“Prophets of a Future That Does Not Belong To Us”: Pope Francis Uses Prayer of Bishop Untener

Today Pope Francis gave the traditional address to the superiors of the Roman Curia. He cleverly developed the many aspects of mercy (in this jubilee Year of Mercy) with an anacrostic on the word misericordia (Latin for “mercy”). He concluded his address with a prayer sometimes attributed to Archbishop Romero but first spoken by Cardinal John Dearden.

As Rocco points out at Whispersthis prayer was in fact written by none other than Bishop Ken Untener – one of the most well-known of the liberal wing of the U.S. episcopate after Vatican II. Untener, Dearden, Romero – as Barry Hudock tweets, it’s a liberal trifecta.

Be that as it may, it sure is a beautiful prayer. Here it is.

Every now and then it helps us to take a step back
and to see things from a distance.

The Kingdom is not only beyond our efforts, it is also beyond our visions.

In our lives, we manage to achieve only a small part
of the marvelous plan that is God’s work.

Nothing that we do is complete,
which is to say that the Kingdom is greater than ourselves.

No statement says everything that can be said.

No prayer completely expresses the faith.

No Creed brings perfection.

No pastoral visit solves every problem.

No program fully accomplishes the mission of the Church.

No goal or purpose ever reaches completion.

This is what it is about:

We plant seeds that one day will grow.

We water seeds already planted,
knowing that others will watch over them.

We lay the foundations of something that will develop.

We add the yeast which will multiply our possibilities.

We cannot do everything,
yet it is liberating to begin.

This gives us the strength to do something and to do it well.

It may remain incomplete, but it is a beginning, a step along the way.

It is an opportunity for the grace of God to enter
and to do the rest.

It may be that we will never see its completion,
but that is the difference between the master and the laborer.

We are laborers, not master builders,
servants, not the Messiah.

We are prophets of a future that does not belong to us.



  1. The translation from English to Italian and back to English loses some of the grace of the original. Especially the last line, which should read “We are prophets of a future not our own.” Still, the sense is there. Very good sense. The Pope has excellent taste in spiritual writings!

    1. @Rita Ferrone:

      The translation from English to Italian and back to English loses some of the grace of the original.

      See, this would never have happened if whoever did the translation had followed Liturgiam Authenticam to a tee.


      Funnily enough, I rather like this version better than the original. To my ears, this sounds far more poetically promising (except yeah, maybe for that last line).

      Regardless, it’s fun to see where and how they differ, and speculate how such linguistic variations had come about.

      How does, for example, one go from this:

      “We provide yeast that produces far beyond our capabilities.”

      to this:

      “Mettiamo il lievito che moltiplicherà le nostre capacità.”

      to this:

      “We add the yeast which will multiply our possibilities.”

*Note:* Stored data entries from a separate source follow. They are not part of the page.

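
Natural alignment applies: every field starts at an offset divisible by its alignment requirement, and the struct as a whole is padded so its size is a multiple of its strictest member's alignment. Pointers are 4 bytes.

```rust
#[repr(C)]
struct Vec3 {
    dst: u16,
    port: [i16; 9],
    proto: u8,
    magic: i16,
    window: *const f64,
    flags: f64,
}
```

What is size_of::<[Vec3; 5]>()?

200

@0: dst [2B, align 2] → 2
@2: port [18B, align 2] → 20
@20: proto [1B, align 1] → 21
+1 pad (align 2)
@22: magic [2B, align 2] → 24
@24: window [4B, align 4] → 28
+4 pad (align 8)
@32: flags [8B, align 8] → 40
size 40, align 8
array of 5: 5 × 40 = 200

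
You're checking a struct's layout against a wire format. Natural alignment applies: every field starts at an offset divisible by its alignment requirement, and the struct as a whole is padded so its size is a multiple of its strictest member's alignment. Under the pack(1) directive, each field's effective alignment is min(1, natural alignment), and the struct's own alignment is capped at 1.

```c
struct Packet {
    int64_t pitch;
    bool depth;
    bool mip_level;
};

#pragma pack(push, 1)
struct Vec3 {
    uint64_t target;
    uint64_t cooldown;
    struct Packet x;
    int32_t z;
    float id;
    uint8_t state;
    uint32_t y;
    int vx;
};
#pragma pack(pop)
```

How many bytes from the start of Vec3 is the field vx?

45

Packet: 0..8  pitch  (8B, 8-aligned); 8..9  depth  (1B, 1-aligned); 9..10  mip_level  (1B, 1-aligned); 10..16  -- tail padding (6B); sizeof = 16, alignof = 8
0..8  target  (8B, 1-aligned)
8..16  cooldown  (8B, 1-aligned)
16..32  x  (16B, 1-aligned)
32..36  z  (4B, 1-aligned)
36..40  id  (4B, 1-aligned)
40..41  state  (1B, 1-aligned)
41..45  y  (4B, 1-aligned)
45..49  vx  (4B, 1-aligned)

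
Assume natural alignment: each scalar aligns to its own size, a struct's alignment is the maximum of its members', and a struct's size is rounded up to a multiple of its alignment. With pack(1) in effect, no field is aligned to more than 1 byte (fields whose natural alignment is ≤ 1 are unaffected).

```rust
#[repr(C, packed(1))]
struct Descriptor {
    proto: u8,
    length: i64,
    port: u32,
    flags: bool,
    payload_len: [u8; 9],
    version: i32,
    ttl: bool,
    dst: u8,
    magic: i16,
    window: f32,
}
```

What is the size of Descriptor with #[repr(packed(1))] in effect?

@0: proto [1B, align 1] → 1
@1: length [8B, align 1] → 9
@9: port [4B, align 1] → 13
@13: flags [1B, align 1] → 14
@14: payload_len [9B, align 1] → 23
@23: version [4B, align 1] → 27
@27: ttl [1B, align 1] → 28
@28: dst [1B, align 1] → 29
@29: magic [2B, align 1] → 31
@31: window [4B, align 1] → 35
size 35, align 1

35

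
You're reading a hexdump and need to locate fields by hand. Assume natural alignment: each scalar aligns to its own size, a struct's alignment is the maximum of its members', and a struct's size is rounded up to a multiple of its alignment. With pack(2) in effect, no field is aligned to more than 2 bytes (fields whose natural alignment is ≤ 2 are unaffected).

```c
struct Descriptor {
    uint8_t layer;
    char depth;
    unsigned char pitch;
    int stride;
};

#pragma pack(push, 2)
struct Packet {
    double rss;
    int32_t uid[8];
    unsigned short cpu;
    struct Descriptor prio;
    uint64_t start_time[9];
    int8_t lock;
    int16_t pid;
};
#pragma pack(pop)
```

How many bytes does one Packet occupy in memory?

126

Descriptor: 0..1  layer  (1B, 1-aligned); 1..2  depth  (1B, 1-aligned); 2..3  pitch  (1B, 1-aligned); 3..4  -- padding (1B); 4..8  stride  (4B, 4-aligned); sizeof = 8, alignof = 4
0..8  rss  (8B, 2-aligned)
8..40  uid  (32B, 2-aligned)
40..42  cpu  (2B, 2-aligned)
42..50  prio  (8B, 2-aligned)
50..122  start_time  (72B, 2-aligned)
122..123  lock  (1B, 1-aligned)
123..124  -- padding (1B)
124..126  pid  (2B, 2-aligned)
sizeof = 126, alignof = 2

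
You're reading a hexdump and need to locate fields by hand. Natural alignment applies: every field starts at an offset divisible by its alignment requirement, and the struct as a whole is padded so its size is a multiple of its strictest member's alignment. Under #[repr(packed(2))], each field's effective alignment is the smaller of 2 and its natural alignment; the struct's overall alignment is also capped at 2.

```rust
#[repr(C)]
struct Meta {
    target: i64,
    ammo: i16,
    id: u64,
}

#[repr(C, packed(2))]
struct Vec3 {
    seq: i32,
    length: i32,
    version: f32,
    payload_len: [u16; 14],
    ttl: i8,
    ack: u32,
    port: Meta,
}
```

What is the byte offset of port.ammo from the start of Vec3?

Meta: @0: target [8B, align 8] → 8; @8: ammo [2B, align 2] → 10; +6 pad (align 8); @16: id [8B, align 8] → 24; size 24, align 8
@0: seq [4B, align 2] → 4
@4: length [4B, align 2] → 8
@8: version [4B, align 2] → 12
@12: payload_len [28B, align 2] → 40
@40: ttl [1B, align 1] → 41
+1 pad (align 2)
@42: ack [4B, align 2] → 46
@46: port [24B, align 2] → 70
within Meta: ammo at 8
46 + 8 = 54

54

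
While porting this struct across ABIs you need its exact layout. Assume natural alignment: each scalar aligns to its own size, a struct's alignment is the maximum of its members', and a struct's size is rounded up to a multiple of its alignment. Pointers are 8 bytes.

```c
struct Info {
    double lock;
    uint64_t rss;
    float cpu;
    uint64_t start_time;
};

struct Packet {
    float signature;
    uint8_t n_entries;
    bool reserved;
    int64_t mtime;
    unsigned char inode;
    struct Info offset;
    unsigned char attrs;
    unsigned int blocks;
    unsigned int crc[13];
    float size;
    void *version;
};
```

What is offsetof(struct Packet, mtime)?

8

Info: lock at 0 (size 8, align 8) → ends 8; rss at 8 (size 8, align 8) → ends 16; cpu at 16 (size 4, align 4) → ends 20; pad 4 to align 8 for start_time; start_time at 24 (size 8, align 8) → ends 32; total 32 bytes, alignment 8
signature at 0 (size 4, align 4) → ends 4
n_entries at 4 (size 1, align 1) → ends 5
reserved at 5 (size 1, align 1) → ends 6
pad 2 to align 8 for mtime
mtime at 8 (size 8, align 8) → ends 16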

      It may be that we will never find out, eh?

  2. Thank you for sharing this profound reflection but please note that the Cardinal’s name is spelled Dearden, not Deardon. I am director of the John Cardinal Dearden Legacy Project and hope to have his works published to share his voice and his vision.

  3. prayer – NOUN
    1. a devout petition to God or an object of worship.
    2. a spiritual communion with God or an object of worship, as in supplication, thanksgiving, adoration, or confession.
    3. the act or practice of praying to God or an object of worship.
    4. a formula or sequence of words used in or appointed for praying: the Lord’s Prayer.
    5. a religious observance, either public or private, consisting wholly or mainly of prayer.

  4. Maybe it should be called a devotional, or a pious meditation. It’s like John Henry Newman’s “I am a link in a chain” quotation, which is reproduced sometimes on prayer cards. I don’t think it’s helpful to quibble about what to call it.

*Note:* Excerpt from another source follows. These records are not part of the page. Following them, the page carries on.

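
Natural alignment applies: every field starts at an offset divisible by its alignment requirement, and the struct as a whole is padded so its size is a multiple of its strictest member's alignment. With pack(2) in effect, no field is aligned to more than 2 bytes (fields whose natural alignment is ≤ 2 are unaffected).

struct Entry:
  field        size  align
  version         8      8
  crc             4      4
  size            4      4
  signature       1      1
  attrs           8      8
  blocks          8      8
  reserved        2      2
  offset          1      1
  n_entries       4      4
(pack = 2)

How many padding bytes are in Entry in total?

2

version at 0 (size 8, align 2) → ends 8
crc at 8 (size 4, align 2) → ends 12
size at 12 (size 4, align 2) → ends 16
signature at 16 (size 1, align 1) → ends 17
pad 1 to align 2 for attrs
attrs at 18 (size 8, align 2) → ends 26
blocks at 26 (size 8, align 2) → ends 34
reserved at 34 (size 2, align 2) → ends 36
offset at 36 (size 1, align 1) → ends 37
pad 1 to align 2 for n_entries
n_entries at 38 (size 4, align 2) → ends 42
total 42 bytes, alignment 2
data bytes 40, size 42 → padding 2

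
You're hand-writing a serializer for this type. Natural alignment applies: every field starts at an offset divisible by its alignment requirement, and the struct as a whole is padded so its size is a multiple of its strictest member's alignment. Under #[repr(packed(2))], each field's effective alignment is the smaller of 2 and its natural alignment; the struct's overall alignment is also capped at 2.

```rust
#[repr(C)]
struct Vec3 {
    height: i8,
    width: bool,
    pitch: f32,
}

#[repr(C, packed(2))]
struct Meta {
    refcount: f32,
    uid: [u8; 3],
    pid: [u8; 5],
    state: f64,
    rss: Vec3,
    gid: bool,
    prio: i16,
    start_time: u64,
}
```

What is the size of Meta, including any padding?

Vec3: height at 0 (size 1, align 1) → ends 1; width at 1 (size 1, align 1) → ends 2; pad 2 to align 4 for pitch; pitch at 4 (size 4, align 4) → ends 8; total 8 bytes, alignment 4
refcount at 0 (size 4, align 2) → ends 4
uid at 4 (size 3, align 1) → ends 7
pid at 7 (size 5, align 1) → ends 12
state at 12 (size 8, align 2) → ends 20
rss at 20 (size 8, align 2) → ends 28
gid at 28 (size 1, align 1) → ends 29
pad 1 to align 2 for prio
prio at 30 (size 2, align 2) → ends 32
start_time at 32 (size 8, align 2) → ends 40
total 40 bytes, alignment 2

40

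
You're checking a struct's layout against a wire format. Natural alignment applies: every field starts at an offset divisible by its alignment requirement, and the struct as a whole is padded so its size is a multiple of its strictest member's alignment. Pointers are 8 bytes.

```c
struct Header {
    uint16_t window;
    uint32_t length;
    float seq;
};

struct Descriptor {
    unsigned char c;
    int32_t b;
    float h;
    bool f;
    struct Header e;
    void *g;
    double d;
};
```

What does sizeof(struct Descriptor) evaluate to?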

    I would ask, instead, whether the effect of saying these words together is prayerful, and brings us into an awareness of the presence of God. To those questions I would answer yes.

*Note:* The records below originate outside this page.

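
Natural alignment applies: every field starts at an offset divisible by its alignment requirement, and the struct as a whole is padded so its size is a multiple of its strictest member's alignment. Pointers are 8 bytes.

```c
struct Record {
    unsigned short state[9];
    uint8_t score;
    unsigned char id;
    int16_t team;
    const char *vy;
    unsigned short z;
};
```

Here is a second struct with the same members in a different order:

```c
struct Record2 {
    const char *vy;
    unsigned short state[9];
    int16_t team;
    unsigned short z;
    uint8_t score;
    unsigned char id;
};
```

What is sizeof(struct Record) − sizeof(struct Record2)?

8

0..18  state  (18B, 2-aligned)
18..19  score  (1B, 1-aligned)
19..20  id  (1B, 1-aligned)
20..22  team  (2B, 2-aligned)
22..24  -- padding (2B)
24..32  vy  (8B, 8-aligned)
32..34  z  (2B, 2-aligned)
34..40  -- tail padding (6B)
sizeof = 40, alignof = 8
— Record2 —
0..8  vy  (8B, 8-aligned)
8..26  state  (18B, 2-aligned)
26..28  team  (2B, 2-aligned)
28..30  z  (2B, 2-aligned)
30..31  score  (1B, 1-aligned)
31..32  id  (1B, 1-aligned)
sizeof = 32, alignof = 8
40 − 32 = 8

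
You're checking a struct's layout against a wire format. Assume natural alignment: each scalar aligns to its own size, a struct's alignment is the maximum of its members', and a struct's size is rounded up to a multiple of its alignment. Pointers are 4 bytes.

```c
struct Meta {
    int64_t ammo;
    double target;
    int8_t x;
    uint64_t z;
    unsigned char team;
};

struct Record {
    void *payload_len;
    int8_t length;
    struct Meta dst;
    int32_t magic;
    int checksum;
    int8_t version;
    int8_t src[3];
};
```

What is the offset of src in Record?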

  5. I have loved this reflection for a long time, so it’s good to see it getting wider circulation – from Pope Francis, no less!

    Looking at the discussion, let’s read one another’s comments in the most favorable light. In his comment, Steven didn’t deny it was a prayer; he expressed a personal view that it was MORE of a poem. As others have noted, the two are not mutually exclusive. Some of my favorite prayers are poems.

    Here’s a suggestion for all readers: find one or two people with whom you can share the entire piece, or at least a couple of your favorite lines – it makes an excellent Christmas gift!

  6. It’s a good reflection for parenthood, too!

    Inquiring minds want to know how a prayer from Saginaw, MI made its way to an Argentinian pope. I suppose Francis may have thought he was honoring Archbishop Romero? But then how did it get from Saginaw to El Salvador?